Die Reifenwahl sollte auch für den letzten Lauf des Tages eine entscheidende Rolle spielen, da die Vorteile klar bei den wenigen Piloten lagen, die den harten Reifen bereits gefahren waren, während der Großteil des Feldes erst jetzt damit antrat. Die umgedrehte Startaufstellung beförderte Aiden Moffat auf die Pole Position. Außer Colin Turkington und Tom Ingram, die sich nebeneinander in Startreihe vier einfanden, war der Mercedes-Pilot der einzige Fahrer in den Top Ten, der auf dem besseren Mediumreifen starten konnte.

Nach mehreren sehenswerten Positionswechseln kristallisierte sich ab der Rennhälfte eine Spitzengruppe bestehend aus den richtig bereiften Moffat, Ingram, Austin, Turkington, Chilton und Cook heraus, die sich nach einer Safety Car-Phase vom Rest des Feldes absetzen konnte und Stoßstange an Stoßstange ihre Runden drehte. Während Aiden Moffat seine Führung verteidigte, suchte dahinter jeder nach einer Möglichkeit, eine Attacke auf den jeweils vor ihm fahrenden zu setzen, musste aber gleichzeitig aufpassen, dadurch keinen Angriff vom Hintermann zu ermöglichen.

Die Kampfgruppe, die hier um den Sieg – und im Falle von Ingram und Turkington – auch um die Meisterschaft kämpfte, ließ das Herz eines jeden Tourenwagenfans höher schlagen. Ingram bemühte sich sichtlich darum, Moffat den Sieg abzukämpfen, um den Punkterückstand auf Turkington weiter zu verkleineren, während Turkington alles versuchte, um am zwischen ihm und Ingram liegenden Alfa von Rob Austin vorbeizugehen, sich aber gleichzeitig mit Chilton und Cook in seinem Rückspiegel auseinandersetzen musste. In der zwanzigsten Runde schaffte es Turkington dann endlich, Austin mit einem besseren Exit aus Luffield hinter sich zu lassen und attackierte sogleich Ingram.

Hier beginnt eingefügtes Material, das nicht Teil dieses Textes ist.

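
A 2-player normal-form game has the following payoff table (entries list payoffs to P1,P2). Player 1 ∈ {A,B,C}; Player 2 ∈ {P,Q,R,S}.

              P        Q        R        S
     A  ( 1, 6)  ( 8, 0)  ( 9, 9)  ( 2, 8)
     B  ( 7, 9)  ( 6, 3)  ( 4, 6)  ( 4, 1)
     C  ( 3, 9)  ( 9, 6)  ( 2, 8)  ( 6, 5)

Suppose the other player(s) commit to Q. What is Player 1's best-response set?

u_1(A vs Q) = 8
u_1(B vs Q) = 6
u_1(C vs Q) = 9
max payoff 9 at {C}

P1 best: {C}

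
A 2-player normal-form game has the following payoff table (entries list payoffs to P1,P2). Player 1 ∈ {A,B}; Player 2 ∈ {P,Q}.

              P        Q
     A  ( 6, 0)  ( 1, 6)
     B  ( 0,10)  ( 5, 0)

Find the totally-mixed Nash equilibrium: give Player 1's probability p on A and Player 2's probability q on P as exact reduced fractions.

P1 indiff ⇒ q·6+(1-q)·1 = q·0+(1-q)·5 ⇒ q(6) = (1-q)(4) ⇒ q = 2/5
P2 indiff ⇒ p·0+(1-p)·10 = p·6+(1-p)·0 ⇒ p(-6) = (1-p)(-10) ⇒ p = 5/8

P1 mixes 5/8 on A; P2 mixes 2/5 on P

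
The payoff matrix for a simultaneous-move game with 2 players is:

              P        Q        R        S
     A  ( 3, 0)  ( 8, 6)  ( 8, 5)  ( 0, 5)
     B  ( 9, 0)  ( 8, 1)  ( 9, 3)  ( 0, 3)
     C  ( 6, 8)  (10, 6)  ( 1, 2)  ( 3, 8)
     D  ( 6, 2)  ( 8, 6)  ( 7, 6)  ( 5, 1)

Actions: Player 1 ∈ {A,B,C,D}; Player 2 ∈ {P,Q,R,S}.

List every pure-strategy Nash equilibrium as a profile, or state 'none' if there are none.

(A,P): not NE [P1→B gives 9>3; P2→Q gives 6>0]
(A,Q): not NE [P1→C gives 10>8]
(A,R): not NE [P1→B gives 9>8; P2→Q gives 6>5]
(A,S): not NE [P1→D gives 5>0; P2→Q gives 6>5]
(B,P): not NE [P2→S gives 3>0]
(B,Q): not NE [P1→C gives 10>8; P2→S gives 3>1]
(B,R): NE
(B,S): not NE [P1→D gives 5>0]
(C,P): not NE [P1→B gives 9>6]
(C,Q): not NE [P2→S gives 8>6]
(C,R): not NE [P1→B gives 9>1; P2→S gives 8>2]
(C,S): not NE [P1→D gives 5>3]
(D,P): not NE [P1→B gives 9>6; P2→R gives 6>2]
(D,Q): not NE [P1→C gives 10>8]
(D,R): not NE [P1→B gives 9>7]
(D,S): not NE [P2→R gives 6>1]

NE set: (B,R)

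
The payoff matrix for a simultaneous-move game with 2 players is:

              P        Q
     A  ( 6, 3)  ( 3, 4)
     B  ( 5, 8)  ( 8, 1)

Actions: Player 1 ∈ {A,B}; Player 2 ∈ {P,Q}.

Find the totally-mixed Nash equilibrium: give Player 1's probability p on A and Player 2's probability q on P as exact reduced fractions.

P1 mixes 7/8 on A; P2 mixes 5/6 on P

P1 indiff ⇒ q·6+(1-q)·3 = q·5+(1-q)·8 ⇒ q(1) = (1-q)(5) ⇒ q = 5/6
P2 indiff ⇒ p·3+(1-p)·8 = p·4+(1-p)·1 ⇒ p(-1) = (1-p)(-7) ⇒ p = 7/8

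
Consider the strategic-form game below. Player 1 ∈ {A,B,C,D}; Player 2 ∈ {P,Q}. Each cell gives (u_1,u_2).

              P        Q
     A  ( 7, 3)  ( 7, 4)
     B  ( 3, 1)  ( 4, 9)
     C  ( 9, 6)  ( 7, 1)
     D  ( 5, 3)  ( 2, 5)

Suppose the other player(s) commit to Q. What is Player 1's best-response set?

u_1(A vs Q) = 7
u_1(B vs Q) = 4
u_1(C vs Q) = 7
u_1(D vs Q) = 2
max payoff 7 at {A,C}

argmax u_1 = {A,C}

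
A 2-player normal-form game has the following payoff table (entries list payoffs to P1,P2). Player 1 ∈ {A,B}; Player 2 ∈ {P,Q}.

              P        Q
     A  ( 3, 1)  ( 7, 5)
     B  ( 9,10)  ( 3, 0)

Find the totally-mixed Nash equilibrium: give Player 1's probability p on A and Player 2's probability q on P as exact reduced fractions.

P1 indiff ⇒ q·3+(1-q)·7 = q·9+(1-q)·3 ⇒ q(-6) = (1-q)(-4) ⇒ q = 2/5
P2 indiff ⇒ p·1+(1-p)·10 = p·5+(1-p)·0 ⇒ p(-4) = (1-p)(-10) ⇒ p = 5/7

(p,q) = (5/7, 2/5)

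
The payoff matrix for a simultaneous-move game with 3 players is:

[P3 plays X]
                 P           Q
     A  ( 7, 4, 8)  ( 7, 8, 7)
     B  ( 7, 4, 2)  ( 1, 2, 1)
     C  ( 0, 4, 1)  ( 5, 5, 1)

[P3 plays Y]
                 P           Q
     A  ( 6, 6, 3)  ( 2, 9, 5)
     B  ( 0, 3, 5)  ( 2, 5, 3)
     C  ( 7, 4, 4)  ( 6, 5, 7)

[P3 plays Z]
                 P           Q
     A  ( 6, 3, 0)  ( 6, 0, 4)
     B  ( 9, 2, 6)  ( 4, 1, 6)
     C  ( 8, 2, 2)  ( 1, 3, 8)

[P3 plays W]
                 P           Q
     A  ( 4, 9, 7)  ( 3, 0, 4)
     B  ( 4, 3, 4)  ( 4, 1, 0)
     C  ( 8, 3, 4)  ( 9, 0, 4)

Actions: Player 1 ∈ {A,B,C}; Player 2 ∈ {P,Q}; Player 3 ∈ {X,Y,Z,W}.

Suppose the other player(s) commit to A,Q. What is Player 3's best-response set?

u_3(X vs A,Q) = 7
u_3(Y vs A,Q) = 5
u_3(Z vs A,Q) = 4
u_3(W vs A,Q) = 4
max payoff 7 at {X}

BR_3 = {X}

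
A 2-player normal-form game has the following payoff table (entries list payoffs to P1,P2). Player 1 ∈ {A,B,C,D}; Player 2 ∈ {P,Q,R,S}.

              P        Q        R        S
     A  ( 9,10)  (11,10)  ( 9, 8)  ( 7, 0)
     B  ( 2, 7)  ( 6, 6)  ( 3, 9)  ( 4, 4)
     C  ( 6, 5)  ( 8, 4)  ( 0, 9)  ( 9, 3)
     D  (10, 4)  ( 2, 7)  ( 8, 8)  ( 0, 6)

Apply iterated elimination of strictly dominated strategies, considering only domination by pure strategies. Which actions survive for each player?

IESDS → P1:{A,D} P2:{P,Q,R}

P1 drop B (A beats it: P:9>2 Q:11>6 R:9>3 S:7>4)
P2 drop S (Q beats it: A:10>0 C:4>3 D:7>6)
P1 drop C (A beats it: P:9>6 Q:11>8 R:9>0)
P1→{A,D} P2→{P,Q,R}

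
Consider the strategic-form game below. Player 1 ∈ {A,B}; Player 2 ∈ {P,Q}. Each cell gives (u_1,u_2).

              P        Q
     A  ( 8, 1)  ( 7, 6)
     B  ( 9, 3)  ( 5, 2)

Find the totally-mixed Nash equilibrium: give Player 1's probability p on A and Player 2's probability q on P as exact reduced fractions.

P1 indiff ⇒ q·8+(1-q)·7 = q·9+(1-q)·5 ⇒ q(-1) = (1-q)(-2) ⇒ q = 2/3
P2 indiff ⇒ p·1+(1-p)·3 = p·6+(1-p)·2 ⇒ p(-5) = (1-p)(-1) ⇒ p = 1/6

(p,q) = (1/6, 2/3)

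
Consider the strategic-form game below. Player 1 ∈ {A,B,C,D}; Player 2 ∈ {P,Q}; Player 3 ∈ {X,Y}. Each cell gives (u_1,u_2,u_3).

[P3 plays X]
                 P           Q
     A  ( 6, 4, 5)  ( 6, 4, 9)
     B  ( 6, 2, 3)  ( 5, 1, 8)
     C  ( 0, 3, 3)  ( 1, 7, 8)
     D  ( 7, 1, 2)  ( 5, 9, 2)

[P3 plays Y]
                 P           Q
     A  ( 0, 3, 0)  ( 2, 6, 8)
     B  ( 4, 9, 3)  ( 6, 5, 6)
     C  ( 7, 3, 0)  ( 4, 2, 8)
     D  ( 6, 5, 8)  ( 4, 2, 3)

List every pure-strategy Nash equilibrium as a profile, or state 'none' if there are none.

Nash profiles: (A,Q,X)

(A,P,X): not NE [P1→D gives 7>6]
(A,P,Y): not NE [P1→C gives 7>0; P2→Q gives 6>3; P3→X gives 5>0]
(A,Q,X): NE
(A,Q,Y): not NE [P1→B gives 6>2; P3→X gives 9>8]
(B,P,X): not NE [P1→D gives 7>6]
(B,P,Y): not NE [P1→C gives 7>4]
(B,Q,X): not NE [P1→A gives 6>5; P2→P gives 2>1]
(B,Q,Y): not NE [P2→P gives 9>5; P3→X gives 8>6]
(C,P,X): not NE [P1→D gives 7>0; P2→Q gives 7>3]
(C,P,Y): not NE [P3→X gives 3>0]
(C,Q,X): not NE [P1→A gives 6>1]
(C,Q,Y): not NE [P1→B gives 6>4; P2→P gives 3>2]
(D,P,X): not NE [P2→Q gives 9>1; P3→Y gives 8>2]
(D,P,Y): not NE [P1→C gives 7>6]
(D,Q,X): not NE [P1→A gives 6>5; P3→Y gives 3>2]
(D,Q,Y): not NE [P1→B gives 6>4; P2→P gives 5>2]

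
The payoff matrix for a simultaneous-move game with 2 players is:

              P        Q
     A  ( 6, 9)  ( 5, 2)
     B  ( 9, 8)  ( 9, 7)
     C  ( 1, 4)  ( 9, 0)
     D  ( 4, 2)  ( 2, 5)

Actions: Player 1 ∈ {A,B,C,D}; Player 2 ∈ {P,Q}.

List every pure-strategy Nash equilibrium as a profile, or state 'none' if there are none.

NE set: (B,P)

(A,P): not NE [P1→B gives 9>6]
(A,Q): not NE [P1→C gives 9>5; P2→P gives 9>2]
(B,P): NE
(B,Q): not NE [P2→P gives 8>7]
(C,P): not NE [P1→B gives 9>1]
(C,Q): not NE [P2→P gives 4>0]
(D,P): not NE [P1→B gives 9>4; P2→Q gives 5>2]
(D,Q): not NE [P1→C gives 9>2]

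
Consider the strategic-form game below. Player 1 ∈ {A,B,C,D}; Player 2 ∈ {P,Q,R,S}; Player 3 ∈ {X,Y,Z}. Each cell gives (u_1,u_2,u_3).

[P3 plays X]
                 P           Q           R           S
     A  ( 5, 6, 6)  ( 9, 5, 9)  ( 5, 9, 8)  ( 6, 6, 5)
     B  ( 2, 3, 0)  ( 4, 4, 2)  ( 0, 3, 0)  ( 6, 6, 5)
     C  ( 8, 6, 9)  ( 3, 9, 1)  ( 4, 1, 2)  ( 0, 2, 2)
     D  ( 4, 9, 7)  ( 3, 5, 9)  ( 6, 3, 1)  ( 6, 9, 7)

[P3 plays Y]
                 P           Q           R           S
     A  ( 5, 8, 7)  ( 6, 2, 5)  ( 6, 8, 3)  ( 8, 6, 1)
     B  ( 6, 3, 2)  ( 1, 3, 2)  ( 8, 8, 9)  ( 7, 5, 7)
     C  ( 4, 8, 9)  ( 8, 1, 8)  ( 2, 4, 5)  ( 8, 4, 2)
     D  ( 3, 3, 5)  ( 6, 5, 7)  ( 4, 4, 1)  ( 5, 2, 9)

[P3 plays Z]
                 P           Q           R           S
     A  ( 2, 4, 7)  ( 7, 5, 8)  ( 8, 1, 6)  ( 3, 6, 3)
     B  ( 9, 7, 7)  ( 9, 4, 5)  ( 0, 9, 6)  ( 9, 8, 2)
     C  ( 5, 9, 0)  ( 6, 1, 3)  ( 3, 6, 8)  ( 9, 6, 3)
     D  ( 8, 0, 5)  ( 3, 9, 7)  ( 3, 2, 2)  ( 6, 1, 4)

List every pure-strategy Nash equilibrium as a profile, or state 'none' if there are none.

NE set: (B,R,Y)

(A,P,X): not NE [P1→C gives 8>5; P2→R gives 9>6; P3→Z gives 7>6]
(A,P,Y): not NE [P1→B gives 6>5]
(A,P,Z): not NE [P1→B gives 9>2; P2→S gives 6>4]
(A,Q,X): not NE [P2→R gives 9>5]
(A,Q,Y): not NE [P1→C gives 8>6; P2→R gives 8>2; P3→X gives 9>5]
(A,Q,Z): not NE [P1→B gives 9>7; P2→S gives 6>5; P3→X gives 9>8]
(A,R,X): not NE [P1→D gives 6>5]
(A,R,Y): not NE [P1→B gives 8>6; P3→X gives 8>3]
(A,R,Z): not NE [P2→S gives 6>1; P3→X gives 8>6]
(A,S,X): not NE [P2→R gives 9>6]
(A,S,Y): not NE [P2→R gives 8>6; P3→X gives 5>1]
(A,S,Z): not NE [P1→C gives 9>3; P3→X gives 5>3]
(B,P,X): not NE [P1→C gives 8>2; P2→S gives 6>3; P3→Z gives 7>0]
(B,P,Y): not NE [P2→R gives 8>3; P3→Z gives 7>2]
(B,P,Z): not NE [P2→R gives 9>7]
(B,Q,X): not NE [P1→A gives 9>4; P2→S gives 6>4; P3→Z gives 5>2]
(B,Q,Y): not NE [P1→C gives 8>1; P2→R gives 8>3; P3→Z gives 5>2]
(B,Q,Z): not NE [P2→R gives 9>4]
(B,R,X): not NE [P1→D gives 6>0; P2→S gives 6>3; P3→Y gives 9>0]
(B,R,Y): NE
(B,R,Z): not NE [P1→A gives 8>0; P3→Y gives 9>6]
(B,S,X): not NE [P3→Y gives 7>5]
(B,S,Y): not NE [P1→C gives 8>7; P2→R gives 8>5]
(B,S,Z): not NE [P2→R gives 9>8; P3→Y gives 7>2]
(C,P,X): not NE [P2→Q gives 9>6]
(C,P,Y): not NE [P1→B gives 6>4]
(C,P,Z): not NE [P1→B gives 9>5; P3→Y gives 9>0]
(C,Q,X): not NE [P1→A gives 9>3; P3→Y gives 8>1]
(C,Q,Y): not NE [P2→P gives 8>1]
(C,Q,Z): not NE [P1→B gives 9>6; P2→P gives 9>1; P3→Y gives 8>3]
(C,R,X): not NE [P1→D gives 6>4; P2→Q gives 9>1; P3→Z gives 8>2]
(C,R,Y): not NE [P1→B gives 8>2; P2→P gives 8>4; P3→Z gives 8>5]
(C,R,Z): not NE [P1→A gives 8>3; P2→P gives 9>6]
(C,S,X): not NE [P1→D gives 6>0; P2→Q gives 9>2; P3→Z gives 3>2]
(C,S,Y): not NE [P2→P gives 8>4; P3→Z gives 3>2]
(C,S,Z): not NE [P2→P gives 9>6]
(D,P,X): not NE [P1→C gives 8>4]
(D,P,Y): not NE [P1→B gives 6>3; P2→Q gives 5>3; P3→X gives 7>5]
(D,P,Z): not NE [P1→B gives 9>8; P2→Q gives 9>0; P3→X gives 7>5]
(D,Q,X): not NE [P1→A gives 9>3; P2→S gives 9>5]
(D,Q,Y): not NE [P1→C gives 8>6; P3→X gives 9>7]
(D,Q,Z): not NE [P1→B gives 9>3; P3→X gives 9>7]
(D,R,X): not NE [P2→S gives 9>3; P3→Z gives 2>1]
(D,R,Y): not NE [P1→B gives 8>4; P2→Q gives 5>4; P3→Z gives 2>1]
(D,R,Z): not NE [P1→A gives 8>3; P2→Q gives 9>2]
(D,S,X): not NE [P3→Y gives 9>7]
(D,S,Y): not NE [P1→C gives 8>5; P2→Q gives 5>2]
(D,S,Z): not NE [P1→C gives 9>6; P2→Q gives 9>1; P3→Y gives 9>4]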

Während ab Position vier noch munter die Plätze zwischen Cook, Austin und Chilton bis zum Fallen der Zielflagge getauscht wurden (in den letzten beiden Runden gesellten sich auch noch die Dynamics-Honda von Matt Neal und Dan Cammish dazu), sollte sich auf den ersten drei Plätzen derweil nichts mehr ändern. Aiden Moffat holte sich seinen ersten Saisonsieg 2018, was ihn zum 16. Sieger in diesem Jahr macht und damit einen neuen BTCC-Rekord aufstellt. Zwischen Ingram und Turkington wurde es in den letzten beiden Kurven noch mal sehr eng, aber letzten Endes konnte Ingram eine Position besser abschneiden als sein Meisterschaftsrivale und damit zwei weitere Zähler gut machen.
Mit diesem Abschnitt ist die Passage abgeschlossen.